Ubisoft’s shift is similar to what we’ve seen from other big gaming companies. EA, even before the announcement of the $55 billion deal to take the company private, had been focusing more on tentpole franchises with big online communities, like Battlefield, EA Sports FC, and The Sims. After Battlefield 2042’s rocky launch, Battlefield 6 was a pivotal moment for the series and EA, and it was also a huge undertaking, developed by multiple internal studios. That bet seems to have paid off as the game has been a massive hit, with EA proclaiming it to be “the best selling shooter game” of 2025. Like Ubisoft, EA has smaller franchises, like Plants vs. Zombies, but it has also whittled down its library, canceling a Black Panther game in development.
Sony is similarly focusing its efforts into fewer games that largely fall in two distinct groups. While Sony has scaled back its live service ambitions and weathered some failures, live service games are still a key pillar for the company — it even announced a new studio last year that’s spun out of Destiny maker Bungie. Meanwhile, Sony is also continuing to push the big-budget single-player exclusives that have become so closely associated with the PlayStation brand. Its known projects in the works include expansive single-player games that build upon what their developers did before: Housemarque’s Saros follows up the well-received Returnal, Marvel’s Wolverine is the next game from Spider-Man maker Insomniac, and The Last of Us developer Naughty Dog is hard at work on Intergalactic: The Heretic Prophet.

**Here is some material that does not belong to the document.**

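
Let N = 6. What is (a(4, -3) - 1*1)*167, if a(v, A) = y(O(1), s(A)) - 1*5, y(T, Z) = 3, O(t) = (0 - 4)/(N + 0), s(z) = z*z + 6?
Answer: -501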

In Wednesday’s press release, Ubisoft cofounder and CEO Yves Guillemot summarized the problem the AAA market is facing: It’s more competitive, has higher costs, and has greater challenges, but successful games have “more financial potential than ever.” The company, like many others, is making the bet that refocusing on bigger and known brands that are released on a more regular cadence will be a more stable business. That path may prove successful, but it’s also one saddled with issues, from lost jobs to less creative innovation. The future of blockbuster games is unclear, but it will be full of familiar faces. Get ready for even more Assassin’s Creed.